The latest episode of the series MH17 inquiry, which investigates the circumstances of the downing of the Malaysian airliner in July 2014, should prove quite an embarrassment to the BBC.
Having recently produced an MH17 documentary of their own, the BBC interviewed Sergei Sokolov, a Russian private investigator who has been working on the case.
The interesting thing about Mr. Sokolov as that he had recently acquired a recording from Ukraine's SBU (security service), purportedly of 2 CIA agents discussing what could be MH17. The SBU had intiated contact with him to provide him the recording - and at a price which wasn't that high.

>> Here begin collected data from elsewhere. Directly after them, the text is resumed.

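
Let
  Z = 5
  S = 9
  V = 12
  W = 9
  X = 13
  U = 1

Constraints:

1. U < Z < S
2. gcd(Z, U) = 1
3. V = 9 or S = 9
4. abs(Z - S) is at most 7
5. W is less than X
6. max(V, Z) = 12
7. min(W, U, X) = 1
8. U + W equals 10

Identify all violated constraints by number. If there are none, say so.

1. values 1 < 5 < 9  OK
2. gcd(5, 1) = 1  OK
3. V = 12 ≠ 9, but S = 9 = 9 (second disjunct)  OK
4. abs(5 - 9) = 4; 4 ≤ 7  OK
5. W = 9, X = 13; 9 < 13  OK
6. max(12, 5) = 12  OK
7. min(9, 1, 13) = 1  OK
8. U + W = 1 + 9 = 10  OK

No violations.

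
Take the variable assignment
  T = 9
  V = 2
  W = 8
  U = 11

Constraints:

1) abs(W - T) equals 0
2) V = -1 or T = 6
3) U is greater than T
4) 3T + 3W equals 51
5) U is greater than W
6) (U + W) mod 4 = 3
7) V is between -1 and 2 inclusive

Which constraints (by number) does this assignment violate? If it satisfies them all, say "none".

1) abs(8 - 9) = 1, not 0 — does not hold.
2) V = 2 ≠ -1 and T = 9 ≠ 6; both disjuncts false — does not hold.
3) U = 11, T = 9; 11 > 9 — holds.
4) 3T + 3W = 3(9) + 3(8) = 51 — holds.
5) U = 11, W = 8; 11 > 8 — holds.
6) U + W = 19; 19 mod 4 = 3 — holds.
7) V = 2 lies in [-1, 2] — holds.

Constraints 1 and 2 do not hold.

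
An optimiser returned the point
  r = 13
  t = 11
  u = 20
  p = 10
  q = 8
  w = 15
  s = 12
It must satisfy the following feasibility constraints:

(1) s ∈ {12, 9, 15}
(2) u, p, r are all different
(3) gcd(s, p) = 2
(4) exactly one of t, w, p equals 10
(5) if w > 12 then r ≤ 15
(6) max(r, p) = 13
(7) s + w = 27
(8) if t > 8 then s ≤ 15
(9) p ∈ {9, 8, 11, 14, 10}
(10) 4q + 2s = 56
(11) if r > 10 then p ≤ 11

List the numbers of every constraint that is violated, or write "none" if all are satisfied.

The assignment satisfies every constraint.

(1) s = 12 is in {12, 9, 15} — holds.
(2) values 20, 10, 13 are pairwise distinct — holds.
(3) gcd(12, 10) = 2 — holds.
(4) t=11, w=15, p=10; 1 of them equals 10 — holds.
(5) w = 15 > 12, so we need r ≤ 15; r = 13 ≤ 15 — holds.
(6) max(13, 10) = 13 — holds.
(7) s + w = 12 + 15 = 27 — holds.
(8) t = 11 > 8, so we need s ≤ 15; s = 12 ≤ 15 — holds.
(9) p = 10 is in {9, 8, 11, 14, 10} — holds.
(10) 4q + 2s = 4(8) + 2(12) = 56 — holds.
(11) r = 13 > 10, so we need p ≤ 11; p = 10 ≤ 11 — holds.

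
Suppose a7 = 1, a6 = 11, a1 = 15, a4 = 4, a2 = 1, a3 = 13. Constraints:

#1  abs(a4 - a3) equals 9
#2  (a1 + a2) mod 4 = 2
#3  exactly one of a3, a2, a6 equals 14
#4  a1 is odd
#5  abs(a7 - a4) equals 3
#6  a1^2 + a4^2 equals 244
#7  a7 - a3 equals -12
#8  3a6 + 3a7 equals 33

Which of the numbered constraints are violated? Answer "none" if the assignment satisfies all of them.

Violated: 2, 3, 6, and 8.

#1 abs(4 - 13) = 9 — holds.
#2 a1 + a2 = 16; 16 mod 4 = 0, not 2 — does not hold.
#3 a3=13, a2=1, a6=11; 0 of them equal 14, not exactly one — does not hold.
#4 a1 = 15 is odd — holds.
#5 abs(1 - 4) = 3 — holds.
#6 a1^2 + a4^2 = 15^2 + 4^2 = 225 + 16 = 241, not 244 — does not hold.
#7 a7 - a3 = 1 - 13 = -12 — holds.
#8 3a6 + 3a7 = 3(11) + 3(1) = 36, not 33 — does not hold.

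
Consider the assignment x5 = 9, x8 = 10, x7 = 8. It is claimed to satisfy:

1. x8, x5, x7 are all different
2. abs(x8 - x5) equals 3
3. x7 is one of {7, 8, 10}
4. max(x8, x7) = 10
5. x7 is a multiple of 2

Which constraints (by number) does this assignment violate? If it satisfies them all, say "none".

Violated: 2.

1. values 10, 9, 8 are pairwise distinct  ✓
2. abs(10 - 9) = 1, not 3  ✗
3. x7 = 8 is in {7, 8, 10}  ✓
4. max(10, 8) = 10  ✓
5. 8 / 2 = 4, so 2 divides 8  ✓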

As it turns out, one of the voices on the recording is of the BBC's own journalist. When the BBC aired their documentary, they portrayed Mr. Sokolov as a fool working for the Kremlin - this in spite of the fact that Sokolov has essentially been blacklisted by the Kremlin as somebody closely tied to the late oligarch Boris Berezovsky.
Sokolov was also provided a video by the SBU, allegedly taken inside a Ukrainian BUK missile launcher in action. Neither Sokolov nor MH17 Inquiry vouched for the authenticity of the video, and curiously, BBC chose not to even mention its existence in their film.
Mainstream media watchers should be shocked once again how low the BBC can go.